Security firm Avast has identified a new type of malware that is posing as mobile games on Google Play.
In an article posted to Avast’s blog, security researcher Filip Chytry discusses how a number of games, including a card game, an IQ test app, and a history app, all come preloaded with the same malicious software.
The malware first came to the attention of Avast when one Andrei Mankevich wrote about it in a forum. According to his analysis, the malware is unique in that it does not activate immediately upon the app’s installation. Instead the app launches its malicious code after the user reboots their phone and changes the system date on the device to at least a week into the future.

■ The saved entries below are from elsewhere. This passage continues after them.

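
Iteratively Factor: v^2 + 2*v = (v + 2)*(v)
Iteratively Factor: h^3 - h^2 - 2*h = (h + 1)*(h^2 - 2*h) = h*(h + 1)*(h - 2)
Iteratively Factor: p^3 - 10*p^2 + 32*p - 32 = (p - 2)*(p^2 - 8*p + 16) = (p - 4)*(p - 2)*(p - 4)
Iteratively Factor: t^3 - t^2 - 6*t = (t + 2)*(t^2 - 3*t) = (t - 3)*(t + 2)*(t)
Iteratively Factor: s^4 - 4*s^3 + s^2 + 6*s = (s - 2)*(s^3 - 2*s^2 - 3*s) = (s - 2)*(s + 1)*(s^2 - 3*s) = (s - 3)*(s - 2)*(s + 1)*(s)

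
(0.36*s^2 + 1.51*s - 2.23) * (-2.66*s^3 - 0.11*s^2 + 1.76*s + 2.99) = -0.9576*s^5 - 4.0562*s^4 + 6.3993*s^3 + 3.9793*s^2 + 0.5901*s - 6.6677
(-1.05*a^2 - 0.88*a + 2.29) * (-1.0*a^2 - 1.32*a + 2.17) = 1.05*a^4 + 2.266*a^3 - 3.4069*a^2 - 4.9324*a + 4.9693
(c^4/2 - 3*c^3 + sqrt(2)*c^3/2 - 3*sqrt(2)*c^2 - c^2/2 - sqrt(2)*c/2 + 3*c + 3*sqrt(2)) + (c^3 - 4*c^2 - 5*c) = c^4/2 - 2*c^3 + sqrt(2)*c^3/2 - 9*c^2/2 - 3*sqrt(2)*c^2 - 2*c - sqrt(2)*c/2 + 3*sqrt(2)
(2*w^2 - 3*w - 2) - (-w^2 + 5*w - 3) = 3*w^2 - 8*w + 1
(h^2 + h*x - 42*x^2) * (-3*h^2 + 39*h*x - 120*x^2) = -3*h^4 + 36*h^3*x + 45*h^2*x^2 - 1758*h*x^3 + 5040*x^4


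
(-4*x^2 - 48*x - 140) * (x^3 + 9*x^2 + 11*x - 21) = -4*x^5 - 84*x^4 - 616*x^3 - 1704*x^2 - 532*x + 2940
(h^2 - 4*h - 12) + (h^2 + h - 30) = 2*h^2 - 3*h - 42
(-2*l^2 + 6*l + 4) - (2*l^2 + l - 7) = -4*l^2 + 5*l + 11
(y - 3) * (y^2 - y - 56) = y^3 - 4*y^2 - 53*y + 168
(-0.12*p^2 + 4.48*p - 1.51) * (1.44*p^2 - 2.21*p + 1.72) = -0.1728*p^4 + 6.7164*p^3 - 12.2816*p^2 + 11.0427*p - 2.5972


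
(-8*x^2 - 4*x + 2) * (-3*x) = 24*x^3 + 12*x^2 - 6*x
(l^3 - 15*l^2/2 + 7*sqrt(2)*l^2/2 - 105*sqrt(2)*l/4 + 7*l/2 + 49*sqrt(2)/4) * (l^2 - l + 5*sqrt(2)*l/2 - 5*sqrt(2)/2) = l^5 - 17*l^4/2 + 6*sqrt(2)*l^4 - 51*sqrt(2)*l^3 + 57*l^3/2 - 609*l^2/4 + 66*sqrt(2)*l^2 - 21*sqrt(2)*l + 385*l/2 - 245/4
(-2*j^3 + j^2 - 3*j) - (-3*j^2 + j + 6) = -2*j^3 + 4*j^2 - 4*j - 6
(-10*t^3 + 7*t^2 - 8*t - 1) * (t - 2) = -10*t^4 + 27*t^3 - 22*t^2 + 15*t + 2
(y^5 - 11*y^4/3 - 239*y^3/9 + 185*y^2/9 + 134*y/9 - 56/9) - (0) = y^5 - 11*y^4/3 - 239*y^3/9 + 185*y^2/9 + 134*y/9 - 56/9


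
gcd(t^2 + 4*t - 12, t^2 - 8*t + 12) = t - 2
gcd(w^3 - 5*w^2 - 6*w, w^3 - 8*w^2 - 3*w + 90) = w - 6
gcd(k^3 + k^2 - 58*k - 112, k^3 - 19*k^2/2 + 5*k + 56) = k^2 - 6*k - 16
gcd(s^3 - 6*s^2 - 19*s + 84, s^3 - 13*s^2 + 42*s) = s - 7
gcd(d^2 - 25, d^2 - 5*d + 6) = 1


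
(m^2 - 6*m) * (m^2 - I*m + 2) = m^4 - 6*m^3 - I*m^3 + 2*m^2 + 6*I*m^2 - 12*m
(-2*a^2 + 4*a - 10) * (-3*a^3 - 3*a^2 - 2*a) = 6*a^5 - 6*a^4 + 22*a^3 + 22*a^2 + 20*a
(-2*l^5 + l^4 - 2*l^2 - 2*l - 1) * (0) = 0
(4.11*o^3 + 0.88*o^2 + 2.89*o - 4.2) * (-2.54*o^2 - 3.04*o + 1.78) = -10.4394*o^5 - 14.7296*o^4 - 2.7*o^3 + 3.4488*o^2 + 17.9122*o - 7.476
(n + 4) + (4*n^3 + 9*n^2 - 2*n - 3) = 4*n^3 + 9*n^2 - n + 1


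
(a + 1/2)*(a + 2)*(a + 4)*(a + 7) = a^4 + 27*a^3/2 + 113*a^2/2 + 81*a + 28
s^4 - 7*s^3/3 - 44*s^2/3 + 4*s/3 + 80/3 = (s - 5)*(s - 4/3)*(s + 2)^2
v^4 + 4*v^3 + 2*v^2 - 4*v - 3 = (v - 1)*(v + 1)^2*(v + 3)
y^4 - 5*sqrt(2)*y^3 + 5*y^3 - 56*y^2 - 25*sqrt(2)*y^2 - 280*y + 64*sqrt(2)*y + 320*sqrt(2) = (y + 5)*(y - 8*sqrt(2))*(y - sqrt(2))*(y + 4*sqrt(2))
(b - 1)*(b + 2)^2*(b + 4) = b^4 + 7*b^3 + 12*b^2 - 4*b - 16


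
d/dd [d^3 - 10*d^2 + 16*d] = 3*d^2 - 20*d + 16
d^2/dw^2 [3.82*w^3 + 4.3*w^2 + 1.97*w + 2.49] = 22.92*w + 8.6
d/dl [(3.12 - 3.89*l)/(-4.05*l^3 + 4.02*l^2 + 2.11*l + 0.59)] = (-31.509*l^3 + 53.5458*l^2 - 25.0848*l - 8.8783)/(16.4025*l^6 - 32.562*l^5 - 0.930600000000002*l^4 + 12.1854*l^3 + 9.1957*l^2 + 2.4898*l + 0.3481)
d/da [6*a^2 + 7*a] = 12*a + 7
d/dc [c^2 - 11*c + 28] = 2*c - 11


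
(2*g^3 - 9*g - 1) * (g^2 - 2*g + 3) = 2*g^5 - 4*g^4 - 3*g^3 + 17*g^2 - 25*g - 3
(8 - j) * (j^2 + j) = -j^3 + 7*j^2 + 8*j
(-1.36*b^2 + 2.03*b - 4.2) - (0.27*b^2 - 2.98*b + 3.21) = -1.63*b^2 + 5.01*b - 7.41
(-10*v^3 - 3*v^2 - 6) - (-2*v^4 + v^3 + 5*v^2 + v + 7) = 2*v^4 - 11*v^3 - 8*v^2 - v - 13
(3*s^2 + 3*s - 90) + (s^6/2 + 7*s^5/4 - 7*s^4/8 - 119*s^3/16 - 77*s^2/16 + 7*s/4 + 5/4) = s^6/2 + 7*s^5/4 - 7*s^4/8 - 119*s^3/16 - 29*s^2/16 + 19*s/4 - 355/4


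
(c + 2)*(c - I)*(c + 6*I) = c^3 + 2*c^2 + 5*I*c^2 + 6*c + 10*I*c + 12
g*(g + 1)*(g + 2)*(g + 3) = g^4 + 6*g^3 + 11*g^2 + 6*g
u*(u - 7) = u^2 - 7*u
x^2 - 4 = (x - 2)*(x + 2)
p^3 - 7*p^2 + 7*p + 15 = (p - 5)*(p - 3)*(p + 1)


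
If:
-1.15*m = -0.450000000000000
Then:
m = 0.39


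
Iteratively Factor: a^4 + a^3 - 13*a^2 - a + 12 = (a + 1)*(a^3 - 13*a + 12) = (a - 3)*(a + 1)*(a^2 + 3*a - 4) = (a - 3)*(a + 1)*(a + 4)*(a - 1)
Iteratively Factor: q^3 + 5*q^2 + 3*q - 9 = (q - 1)*(q^2 + 6*q + 9) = (q - 1)*(q + 3)*(q + 3)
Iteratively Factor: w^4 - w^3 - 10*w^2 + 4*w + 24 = (w + 2)*(w^3 - 3*w^2 - 4*w + 12) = (w - 3)*(w + 2)*(w^2 - 4) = (w - 3)*(w + 2)^2*(w - 2)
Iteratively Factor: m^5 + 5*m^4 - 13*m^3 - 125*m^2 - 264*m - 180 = (m + 2)*(m^4 + 3*m^3 - 19*m^2 - 87*m - 90) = (m + 2)*(m + 3)*(m^3 - 19*m - 30) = (m - 5)*(m + 2)*(m + 3)*(m^2 + 5*m + 6) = (m - 5)*(m + 2)*(m + 3)^2*(m + 2)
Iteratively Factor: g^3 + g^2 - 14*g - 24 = (g - 4)*(g^2 + 5*g + 6) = (g - 4)*(g + 3)*(g + 2)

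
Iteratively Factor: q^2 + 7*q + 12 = (q + 4)*(q + 3)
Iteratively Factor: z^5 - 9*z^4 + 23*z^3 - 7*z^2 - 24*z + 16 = (z - 4)*(z^4 - 5*z^3 + 3*z^2 + 5*z - 4) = (z - 4)*(z - 1)*(z^3 - 4*z^2 - z + 4) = (z - 4)*(z - 1)^2*(z^2 - 3*z - 4) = (z - 4)*(z - 1)^2*(z + 1)*(z - 4)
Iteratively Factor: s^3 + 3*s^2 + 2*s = (s + 2)*(s^2 + s) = (s + 1)*(s + 2)*(s)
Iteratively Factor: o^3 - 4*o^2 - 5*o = (o)*(o^2 - 4*o - 5) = o*(o + 1)*(o - 5)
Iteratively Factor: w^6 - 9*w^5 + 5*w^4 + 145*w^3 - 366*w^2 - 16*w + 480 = (w + 1)*(w^5 - 10*w^4 + 15*w^3 + 130*w^2 - 496*w + 480) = (w - 2)*(w + 1)*(w^4 - 8*w^3 - w^2 + 128*w - 240) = (w - 3)*(w - 2)*(w + 1)*(w^3 - 5*w^2 - 16*w + 80) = (w - 5)*(w - 3)*(w - 2)*(w + 1)*(w^2 - 16) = (w - 5)*(w - 3)*(w - 2)*(w + 1)*(w + 4)*(w - 4)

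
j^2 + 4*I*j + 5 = (j - I)*(j + 5*I)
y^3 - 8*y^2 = y^2*(y - 8)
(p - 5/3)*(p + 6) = p^2 + 13*p/3 - 10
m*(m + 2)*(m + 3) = m^3 + 5*m^2 + 6*m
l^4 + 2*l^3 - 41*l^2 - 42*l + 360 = (l - 5)*(l - 3)*(l + 4)*(l + 6)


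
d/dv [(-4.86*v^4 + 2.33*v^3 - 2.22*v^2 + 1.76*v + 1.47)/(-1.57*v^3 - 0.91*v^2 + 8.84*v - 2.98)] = (7.6302*v^6 + 8.8452*v^5 - 134.4929*v^4 + 104.652*v^3 - 31.9297*v^2 + 15.9066*v - 18.2396)/(2.4649*v^6 + 2.8574*v^5 - 26.9295*v^4 - 6.7316*v^3 + 83.5692*v^2 - 52.6864*v + 8.8804)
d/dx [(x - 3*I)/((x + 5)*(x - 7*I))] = ((-x + 3*I)*(x + 5) + (-x + 3*I)*(x - 7*I) + (x + 5)*(x - 7*I))/((x + 5)^2*(x - 7*I)^2)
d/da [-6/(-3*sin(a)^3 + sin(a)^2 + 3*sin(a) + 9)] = 6*(-9*sin(a)^2 + 2*sin(a) + 3)*cos(a)/(-3*sin(a)*cos(a)^2 + cos(a)^2 - 10)^2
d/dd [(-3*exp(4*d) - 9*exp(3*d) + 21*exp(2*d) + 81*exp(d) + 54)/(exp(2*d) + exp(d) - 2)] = 6*(-exp(3*d) + exp(2*d) + exp(d) - 9)*exp(d)/(exp(2*d) - 2*exp(d) + 1)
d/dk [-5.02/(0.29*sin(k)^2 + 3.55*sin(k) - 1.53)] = (2.9116*sin(k) + 17.821)*cos(k)/(0.29*sin(k)^2 + 3.55*sin(k) - 1.53)^2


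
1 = 1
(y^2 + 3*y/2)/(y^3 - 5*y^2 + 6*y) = (y + 3/2)/(y^2 - 5*y + 6)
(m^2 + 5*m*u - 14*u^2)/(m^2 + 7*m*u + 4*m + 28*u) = (m - 2*u)/(m + 4)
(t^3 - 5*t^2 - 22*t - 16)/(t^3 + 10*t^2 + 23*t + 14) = (t - 8)/(t + 7)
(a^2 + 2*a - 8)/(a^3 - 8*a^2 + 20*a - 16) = (a + 4)/(a^2 - 6*a + 8)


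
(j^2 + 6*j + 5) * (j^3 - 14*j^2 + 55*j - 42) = j^5 - 8*j^4 - 24*j^3 + 218*j^2 + 23*j - 210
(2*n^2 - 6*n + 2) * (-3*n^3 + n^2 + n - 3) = -6*n^5 + 20*n^4 - 10*n^3 - 10*n^2 + 20*n - 6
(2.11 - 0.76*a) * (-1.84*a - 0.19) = 1.3984*a^2 - 3.738*a - 0.4009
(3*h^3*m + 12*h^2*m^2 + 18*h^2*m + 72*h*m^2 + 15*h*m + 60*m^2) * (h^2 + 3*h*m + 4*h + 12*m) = 3*h^5*m + 21*h^4*m^2 + 30*h^4*m + 36*h^3*m^3 + 210*h^3*m^2 + 87*h^3*m + 360*h^2*m^3 + 609*h^2*m^2 + 60*h^2*m + 1044*h*m^3 + 420*h*m^2 + 720*m^3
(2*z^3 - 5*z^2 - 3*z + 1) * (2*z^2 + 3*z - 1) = 4*z^5 - 4*z^4 - 23*z^3 - 2*z^2 + 6*z - 1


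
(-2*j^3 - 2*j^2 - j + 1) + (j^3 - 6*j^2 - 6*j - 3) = -j^3 - 8*j^2 - 7*j - 2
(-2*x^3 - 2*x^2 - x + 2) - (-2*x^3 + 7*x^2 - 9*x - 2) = -9*x^2 + 8*x + 4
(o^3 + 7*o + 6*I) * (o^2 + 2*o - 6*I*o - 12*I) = o^5 + 2*o^4 - 6*I*o^4 + 7*o^3 - 12*I*o^3 + 14*o^2 - 36*I*o^2 + 36*o - 72*I*o + 72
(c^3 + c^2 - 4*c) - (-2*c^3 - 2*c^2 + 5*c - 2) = 3*c^3 + 3*c^2 - 9*c + 2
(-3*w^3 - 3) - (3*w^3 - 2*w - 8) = -6*w^3 + 2*w + 5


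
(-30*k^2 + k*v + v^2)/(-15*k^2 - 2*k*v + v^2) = (6*k + v)/(3*k + v)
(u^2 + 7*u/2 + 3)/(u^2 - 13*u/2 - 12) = (u + 2)/(u - 8)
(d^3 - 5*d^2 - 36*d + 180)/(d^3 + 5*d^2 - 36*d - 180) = (d - 5)/(d + 5)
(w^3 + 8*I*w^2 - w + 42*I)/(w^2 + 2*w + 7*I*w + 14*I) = (w^2 + I*w + 6)/(w + 2)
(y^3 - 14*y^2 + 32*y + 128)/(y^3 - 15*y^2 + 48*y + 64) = (y + 2)/(y + 1)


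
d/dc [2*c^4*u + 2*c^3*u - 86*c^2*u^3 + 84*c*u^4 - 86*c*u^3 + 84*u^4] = 2*u*(4*c^3 + 3*c^2 - 86*c*u^2 + 42*u^3 - 43*u^2)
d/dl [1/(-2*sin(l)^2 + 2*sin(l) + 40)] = (2*sin(l) - 1)*cos(l)/(2*(sin(l) + cos(l)^2 + 19)^2)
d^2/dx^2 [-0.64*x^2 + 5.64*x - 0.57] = -1.28000000000000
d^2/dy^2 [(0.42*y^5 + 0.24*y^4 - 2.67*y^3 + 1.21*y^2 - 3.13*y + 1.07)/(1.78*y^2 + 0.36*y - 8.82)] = (7.98436799999999*y^7 + 5.827008*y^6 - 117.11304*y^5 - 62.42832*y^4 + 535.350544*y^3 + 409.22904*y^2 - 1536.9588*y + 202.255344)/(5.639752*y^6 + 3.421872*y^5 - 83.1438*y^4 - 33.86448*y^3 + 411.9822*y^2 + 84.015792*y - 686.128968)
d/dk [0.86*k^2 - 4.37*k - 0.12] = 1.72*k - 4.37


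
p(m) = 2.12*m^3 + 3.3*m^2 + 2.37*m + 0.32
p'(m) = 6.36*m^2 + 6.6*m + 2.37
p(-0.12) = 0.08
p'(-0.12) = 1.67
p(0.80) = 5.41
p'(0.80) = 11.72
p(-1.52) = -3.10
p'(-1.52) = 7.03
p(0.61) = 3.47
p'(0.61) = 8.76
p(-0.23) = -0.08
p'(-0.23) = 1.19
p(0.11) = 0.62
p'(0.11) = 3.17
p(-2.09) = -9.57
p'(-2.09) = 16.36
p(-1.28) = -1.75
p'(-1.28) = 4.34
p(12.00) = 4167.32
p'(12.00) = 997.41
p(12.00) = 4167.32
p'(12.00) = 997.41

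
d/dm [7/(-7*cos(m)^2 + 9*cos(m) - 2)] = 7*(9 - 14*cos(m))*sin(m)/(7*cos(m)^2 - 9*cos(m) + 2)^2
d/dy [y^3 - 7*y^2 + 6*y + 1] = 3*y^2 - 14*y + 6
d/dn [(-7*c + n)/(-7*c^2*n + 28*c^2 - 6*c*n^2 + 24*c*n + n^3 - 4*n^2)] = (-c - 2*n + 4)/(c^2*n^2 - 8*c^2*n + 16*c^2 + 2*c*n^3 - 16*c*n^2 + 32*c*n + n^4 - 8*n^3 + 16*n^2)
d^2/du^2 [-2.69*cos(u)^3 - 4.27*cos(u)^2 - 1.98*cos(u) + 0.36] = 3.9975*cos(u) + 8.54*cos(2*u) + 6.0525*cos(3*u)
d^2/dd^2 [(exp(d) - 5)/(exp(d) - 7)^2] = exp(d)/(exp(d) - 7)^2 + 22*exp(2*d)/(exp(d) - 7)^4 - 70*exp(d)/(exp(d) - 7)^4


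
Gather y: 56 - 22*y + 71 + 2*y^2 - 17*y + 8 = 2*y^2 - 39*y + 135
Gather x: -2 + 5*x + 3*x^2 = 3*x^2 + 5*x - 2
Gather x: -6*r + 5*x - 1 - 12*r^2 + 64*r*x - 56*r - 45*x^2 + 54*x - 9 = -12*r^2 - 62*r - 45*x^2 + x*(64*r + 59) - 10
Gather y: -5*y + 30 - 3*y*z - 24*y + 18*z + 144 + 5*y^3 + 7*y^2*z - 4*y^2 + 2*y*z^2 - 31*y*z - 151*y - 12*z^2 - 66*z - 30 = 5*y^3 + y^2*(7*z - 4) + y*(2*z^2 - 34*z - 180) - 12*z^2 - 48*z + 144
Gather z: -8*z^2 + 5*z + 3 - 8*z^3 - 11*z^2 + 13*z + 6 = -8*z^3 - 19*z^2 + 18*z + 9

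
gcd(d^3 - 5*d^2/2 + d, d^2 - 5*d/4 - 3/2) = d - 2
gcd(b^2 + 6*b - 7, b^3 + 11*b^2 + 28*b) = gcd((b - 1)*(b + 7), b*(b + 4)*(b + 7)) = b + 7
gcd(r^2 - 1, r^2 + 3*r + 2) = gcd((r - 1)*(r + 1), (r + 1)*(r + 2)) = r + 1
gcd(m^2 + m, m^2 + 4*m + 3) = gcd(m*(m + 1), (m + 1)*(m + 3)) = m + 1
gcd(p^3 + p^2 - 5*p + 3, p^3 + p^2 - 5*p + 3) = p^3 + p^2 - 5*p + 3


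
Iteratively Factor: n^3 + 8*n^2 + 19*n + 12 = (n + 1)*(n^2 + 7*n + 12) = (n + 1)*(n + 3)*(n + 4)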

Once the malware activates, users receive a series of ads warning them about fake problems, such as their devices being full of porn, every time they unlock their phone.
If the user clicks on the fake advert, they are redirected to other sources, where they might be asked to download fake solutions from untrusted providers.
Strangely enough, the malware also at times redirects users to mobile antivirus apps on Google Play, some of which come from legitimate sources. Security researchers believe that the malware’s author wrote this function because they benefit in some way form a referral scheme.
With some of the infected apps having received millions of downloads, this type of malware poses a serious risk to Android users.
It is important to note that there is no way for a user to definitively identify whether a mobile app is malicious. That being said, users can check for a poorly written, incomprehensible description on the app’s landing page. They can also verify the creator of the app by visiting the publisher’s website.
In the meantime, Google has suspended all of the mobile games affected by the malware.